Saturday, February 9, 2013

heaven

image credit.. criminallyinnocent.tumblr.com
love the moss on stone above- it seems a metaphor for the work i am engaging in right now.

Heaven, is the whole of our hearts
And Heaven don't tear you apart
Yeah, Heaven, is the whole of our hearts
And Heaven don't tear you apart

There's too many kings 
Wanna hold you down
And a world at the window
 Gone underground

There's a hole in the sky
 Where the sun don't shine
And a clock on the wall
 And it counts my time
... Psychedelic Furs

forgive me if i repeat myself, but i am a little agog with all the change in my work life. i can't say they are happening because of anything i have done, but i can not say that my efforts have had nothing to do with this evolution as well. 
during the majority of last spring and summer, i had some goals aroung bringing some change to the culture at my workplace and i was independently taking some actions to develop a peer support culture within our treatment home with the intention of moving it in the direction of becoming a recovery oriented system of care (rosc). the process seemed to get stalled in late fall and i found myself feeling some disappointment and some frustration with the lack of progress. 
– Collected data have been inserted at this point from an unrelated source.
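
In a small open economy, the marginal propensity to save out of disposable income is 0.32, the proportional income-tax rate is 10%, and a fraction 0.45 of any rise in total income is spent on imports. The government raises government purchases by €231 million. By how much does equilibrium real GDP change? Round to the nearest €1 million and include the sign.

+€276 million

MPC = 1 − MPS = 1 − 0.32 = 0.68.
Expenditure multiplier = 1/(1 − c(1−t) + m) = 1/(1 − 0.68×0.9 + 0.45) = 1/0.838 ≈ 1.193.
ΔY = k × ΔG = (+€231 million) / 0.838 ≈ +€276 million.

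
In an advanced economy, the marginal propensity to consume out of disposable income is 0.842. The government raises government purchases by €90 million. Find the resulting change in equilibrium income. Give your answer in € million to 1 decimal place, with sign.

Expenditure multiplier = 1/(1 − MPC) = 1/(1 − 0.842) = 1/0.158 ≈ 6.329.
ΔY = k × ΔG = (+€90 million) / 0.158 ≈ +€569.6 million.

+€569.6 million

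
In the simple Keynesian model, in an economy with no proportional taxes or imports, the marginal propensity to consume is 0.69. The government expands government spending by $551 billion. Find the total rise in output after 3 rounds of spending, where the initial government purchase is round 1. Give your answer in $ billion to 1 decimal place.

$1,193.5 billion

Round 1 adds ΔG = $551 billion; each later round is MPC = 0.69 times the previous.
After 3 rounds: 551 + 380.19 + 262.3311 = ΔG·(1 − c^3)/(1 − c) = 551 × (1 − 0.328509)/0.31 ≈ $1,193.5 billion.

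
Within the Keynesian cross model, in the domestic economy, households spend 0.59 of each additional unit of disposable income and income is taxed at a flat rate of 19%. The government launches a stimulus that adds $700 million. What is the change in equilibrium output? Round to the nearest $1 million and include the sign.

+$1,341 million

Expenditure multiplier = 1/(1 − c(1−t)) = 1/(1 − 0.59×0.81) = 1/0.5221 ≈ 1.915.
ΔY = k × ΔG = (+$700 million) / 0.5221 ≈ +$1,341 million.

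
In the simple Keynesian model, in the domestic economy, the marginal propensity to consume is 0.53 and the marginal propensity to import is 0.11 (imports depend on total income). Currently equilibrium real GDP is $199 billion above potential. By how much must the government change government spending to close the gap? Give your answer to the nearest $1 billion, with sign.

−$115 billion

Spending multiplier = 1/(1 − c + m) = 1/(1 − 0.53 + 0.11) = 1/0.58 ≈ 1.724.
Need ΔY = −$199 billion, so ΔG = ΔY/k = (−$199 billion) × 0.58 ≈ −$115 billion.
The government should cut government spending by $115 billion.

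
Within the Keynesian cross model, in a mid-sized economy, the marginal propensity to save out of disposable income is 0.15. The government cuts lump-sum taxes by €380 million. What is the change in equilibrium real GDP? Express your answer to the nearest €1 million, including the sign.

+€2,153 million

MPC = 1 − MPS = 1 − 0.15 = 0.85.
A lump-sum tax change of −€380 million shifts disposable income by +€380 million; first-round consumption changes by −c × ΔT = −0.85 × (−€380 million) = +€323 million.
Expenditure multiplier = 1/(1 − MPC) = 1/(1 − 0.85) = 1/0.15 ≈ 6.667.
The tax multiplier is −c × k ≈ −5.667, so ΔY = k × (−c·ΔT) = (+€323 million) / 0.15 ≈ +€2,153 million.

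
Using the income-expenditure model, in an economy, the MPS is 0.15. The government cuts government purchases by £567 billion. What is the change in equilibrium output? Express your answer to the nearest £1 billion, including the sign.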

but recently i have been officially asked to pick up the reins of that had been laid down and infuse some life and nourishment once again into that direction. plus, our team has decided to work towards a grant to support this work and i am putting energy towards helping to design a framework for peer support services to sprout as organically as we are able to envision. 

i remember sharing with friends last year that somehow i had stumbled into what i might call a dream job. being able to envision, create, and infuse culture change and recovery into a largely dinosaured organization is something that represents the 4th dimension mentioned on pg 25 of the AA book- "We have found much of heaven and have been rocketed into a fourth dimension of existence of which we had not even dreamed."

i offer this today as an exercise in gratitude. the tests that will follow- including my ability to follow through, to perform to expectation, and to support recovery and the people i am working leave room for concentrated effort. indeed, i am offered opportunities daily to review my past interactions and re-evaluate some relationships, responsibilities, and acquaintances i had thought i'd left behind. none-the-less, i am so very grateful to have my heart and my mind engaged like this right now.